Lyle hadn’t been fishing in a long time, and now he remembered what it was like to feel at one with the world around him instead of looking on from the bleachers while other people made the plays. As a young man, he’d had a vague notion that when he was called upon to provide for a wife and family, he’d do it by casting his line out into the world and reeling whatever he caught back in. That wasn’t the way things turned out to be, though, and he’d been silly to think it. Still, he liked the way his hands knew what to do without his brain having to tell them. He liked knotting on the shiny lure and flinging it toward a far-off shore and then feeling it tug against the water and trying to spot it beneath the murky surface of the lake as he jigged it in. He settled into a soothing rhythm: the buzz of the line stripping off the reel as he flung it forward, the musical plunk when the lure hit the water, the ratcheting purr of the reel, the smooth arc of his arm and flick of his wrist for the back cast, the cool spray of drops against his skin as the lure whizzed above his head, and finally, the shooting line and agreeable plink as it hit the surface of the lake. He liked watching the water smooth over it and imagining a whole mysterious world roiling beneath the surface, filled with creatures that would live and die without knowing a thing about Lyle’s world, just the way he wouldn’t know a thing about theirs.
3.8 Maggie
By April, Maggie had changed her mind about the prison, not only because the idea of helping the prisoners filled an important requirement for her new life, but also because of the adrenaline rush she experienced when she found out shocking things — that Tomás might be innocent, that profit-driven private prisons relied on a steady stream of bodies for their cells, that “growth” was an industry buzzword, that she suspected her boss was cheating on his wife.
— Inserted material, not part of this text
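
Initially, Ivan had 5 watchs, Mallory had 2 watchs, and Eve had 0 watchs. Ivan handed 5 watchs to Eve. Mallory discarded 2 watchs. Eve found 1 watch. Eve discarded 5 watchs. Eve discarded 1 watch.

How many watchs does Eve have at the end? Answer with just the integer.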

“Do you think DC is having an affair?” she said to Valerie one day when the director was out of the office.
“What makes you say that?” asked Valerie.
“He’s been so cheerful recently, and he’s lost a bit of weight.”
“Good lord!” said Valerie. “You seem to be just as eager to convict the innocent as you are to let the guilty go free. That seems to be a thing with you.”
Maggie had hoped she and Valerie could be friends the way she had been friends with True and Misty, but whenever she made overtures in that direction, Valerie would find an excuse to remind her who was the first assistant to the director and who was the second. “Let’s not forget who you work for,” she said.